Podría recorrer la trayectoria que llevo desde aquel 2009 donde primero como simpatizante y después como afiliado di un paso al frente porque los ciudadanos libres no esperan que es lo que va a pasar. Y si estás leyendo estás líneas es porque conoces esta trayectoria, conoces la defensa de la libertad y la democracia que con hechos he realizado estos años, y supongo que te podría interesar mi reflexión sobre estas elecciones internas.

Podría explicar como fundé una candidatura con el fin de hacer consenso, pero es una historia que no irá en estas líneas, quien nunca lo quiso sabrá las razones para no hacerlo. Podría escribir los versos más tristes esta noche … pero no, vamos a ser positivos y mirar juntos el futuro. Como John Connor decía, el futuro no está escrito. Y nosotros, los ciudadanos libres vamos a escribirlo. Juntos .

Todos sabemos que no hay rosa que no se marchite. Antes o después toda flor se marchita, y más si no se cuida y no se rodea de elementos que la hagan crecer y ser hermosa. Es como la semilla de un árbol que se puede poner en una bandeja y mediante técnicas de transplante y poda el jardinero en vez de dejarlo crecer grande y fuerte, lo deja diminuto y controlable moldeándolo a su antojo. Recuerdo un libro sobre Felipe González, “El señor de los bonsáis”, de Vizcaíno Casas donde analizaba al ex-presidente socialista. Desconozco si en el PSOE enseñaban las técnicas de bonsáis, pero ya se sabe que de los líderes políticos se pega todo, tanto lo bueno como lo malo. También recuerdo una novela homónima de Vázquez Montalbán, que nada tiene que ver con el primero, pero en ambas se enseña que el bonsái requiere de un gran cuidado del jardinero, renovación constante del musgo y continuos transplantes para que este se mantenga sano. Si no se cuida, al final el bonsai pierde su hermosura y se corrompe.

Por ello es preferible tener un árbol como un roble o un olivo que crezca grande y fuerte. O como diría Machado un olmo, un olmo que llegue a centenario, después de haber crecido grande y fuerte, y ya al final de su vida, cuando ya no sea necesario que quede viejo y hendido por el rayo, pero espero que nunca podrido. Ni la mitad. Ni un poco.

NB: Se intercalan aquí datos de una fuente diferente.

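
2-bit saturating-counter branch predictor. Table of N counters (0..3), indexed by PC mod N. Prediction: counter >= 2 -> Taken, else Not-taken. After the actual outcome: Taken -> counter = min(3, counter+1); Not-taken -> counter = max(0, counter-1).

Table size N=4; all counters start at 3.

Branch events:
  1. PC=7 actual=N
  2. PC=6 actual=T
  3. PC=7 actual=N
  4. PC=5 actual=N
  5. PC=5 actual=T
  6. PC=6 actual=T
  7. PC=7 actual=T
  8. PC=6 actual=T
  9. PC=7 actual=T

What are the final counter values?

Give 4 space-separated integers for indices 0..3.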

Sobre el consenso tan necesario que hacía falta en estas elecciones recordé la película de Spielberg de 2012: Lincoln. En ella se muestra a dos grandísimos políticos estadounidenses del s.XIX el archiconocido y admirado Abraham Lincoln y al bastante menos conocido Thaddeus Stevens. Stevens es un político con unas fuertes convicciones, es bastante cabezón y quiere que la Constitución reconozca la igualdad de todos los hombres, sean negros o blancos. Sus razones son poderosas y en pleno s.XXI no podríamos entender que fuera de otra manera pero hay que entender las circunstancias del momento. Es un momento crítico donde EE.UU. está dividido por una guerra civil donde pelean los que quieren mantener el esclavismo contra la Unión.

Si Lincoln hubiera hecho caso a Stevens y hubiera peleado al inicio de la guerra abiertamente contra los esclavistas, si hubiera llevado a cabo los cambios radicales que Stevens quería que se hicieran habrían perdido la guerra y la esclavitud se hubiera propagado de norte a sur y EE.UU. no hubiera llegado a ser lo que es ahora. Stevens tiene unos principios nobles donde dice “Haremos del sur una tierra de hombres libres, mujeres libres, niños libres y libertad. La nación necesita saber nuestro plan.”. Sin duda ese es el objetivo, pero Lincoln le responde “Eso sería la versión visceral de la reconstrucción. No es precisamente lo que pretendo. Antes o después vamos a estar enfrentados… Hay que ir despacio con las personas para unirlas.”. Lincoln pretende lo mismo que Stevens pero sabe ver las circunstancias (dificilísimas) y que la mayoría de las veces los cambios hay que realizarlos poco a poco aunque nos gustaría que fuera más rápido. Cuando uno ve en perspectiva la actuación de uno y otro, cae en la cuenta que si no se hubiera hecho tal y como marcó Abraham Lincoln se hubiera perdido todo. Como dijo el propio Lincoln: “Los principios importantes pueden ser flexibles.”.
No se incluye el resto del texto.